Mr. Holbrook asked me last week if I liked working nights. I told him yes. He asked if it ever got strange, the overnight hours in a place like this. I told him sometimes the building does things you can’t explain, but you learn to work around them. He nodded like that made perfect sense.

“My hardware store was like that too,” he said. “Some buildings just have more going on.”

I didn’t tell him about the previous resident. There was nothing useful it would have done for him.

I checked his call button before I left. Functioning normally. I went on to 216 and did my round.

What inspired the author to share their experience working on Wing B at Maplecrest Care Center?

The author’s eleven years of experience as a CNA, particularly their six years working overnight on Wing B, gave them a unique perspective on the care center and its residents. They wanted to share their story, which likely involved a memorable and perhaps unsettling experience, to connect with others and offer insight into their world.

How does the author typically handle their overnight shifts on Wing B?

The author knows their routine well, having worked the 10 PM to 6 AM shift for years.
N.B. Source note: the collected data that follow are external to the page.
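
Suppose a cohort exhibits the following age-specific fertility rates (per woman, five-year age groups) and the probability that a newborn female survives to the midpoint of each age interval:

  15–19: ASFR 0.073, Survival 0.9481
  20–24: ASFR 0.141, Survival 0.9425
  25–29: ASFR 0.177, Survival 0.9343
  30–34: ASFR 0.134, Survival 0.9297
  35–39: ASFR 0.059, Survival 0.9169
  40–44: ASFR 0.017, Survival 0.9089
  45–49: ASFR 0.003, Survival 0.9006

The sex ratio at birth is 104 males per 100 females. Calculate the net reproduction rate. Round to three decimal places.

Proportion female at birth = 100 / (100 + 104) = 0.49020.
Weighting each age-specific rate by interval width and survival:
  15–19: 5 × 0.073 × 0.9481 = 0.34606
  20–24: 5 × 0.141 × 0.9425 = 0.66446
  25–29: 5 × 0.177 × 0.9343 = 0.82686
  30–34: 5 × 0.134 × 0.9297 = 0.62290
  35–39: 5 × 0.059 × 0.9169 = 0.27049
  40–44: 5 × 0.017 × 0.9089 = 0.07726
  45–49: 5 × 0.003 × 0.9006 = 0.01351
Sum = 2.82154
NRR = 0.49020 × 2.82154 = 1.38312
NRR > 1, so each generation more than replaces itself.

1.383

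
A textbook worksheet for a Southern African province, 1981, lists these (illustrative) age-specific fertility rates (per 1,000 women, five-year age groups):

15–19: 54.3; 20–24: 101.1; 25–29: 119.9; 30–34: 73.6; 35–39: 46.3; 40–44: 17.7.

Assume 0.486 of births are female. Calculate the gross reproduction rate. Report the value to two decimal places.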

They’re familiar with the eighteen rooms on their wing, including which residents need frequent checks and which sleep through the night. This experience has made them pragmatic and practical in their approach to their job.

What happened to Mr. Gerald Hoffmeister, a resident on Wing B?

Mr. Hoffmeister, a ninety-one-year-old resident, passed away due to heart failure on a Sunday evening. His death was not unexpected, given his declining health over the past month. He was a sharp and detailed person who enjoyed sharing stories about his hardware store with the author.

What was unusual about the author’s experience with room 214 on their first night back?

The call light in room 214 activated during the author’s rounds, which was unexpected since the room had been occupied by Mr. Hoffmeister, who had passed away. The author found this event noteworthy, given their familiarity with the room and its usual emptiness after Mr. Hoffmeister’s death.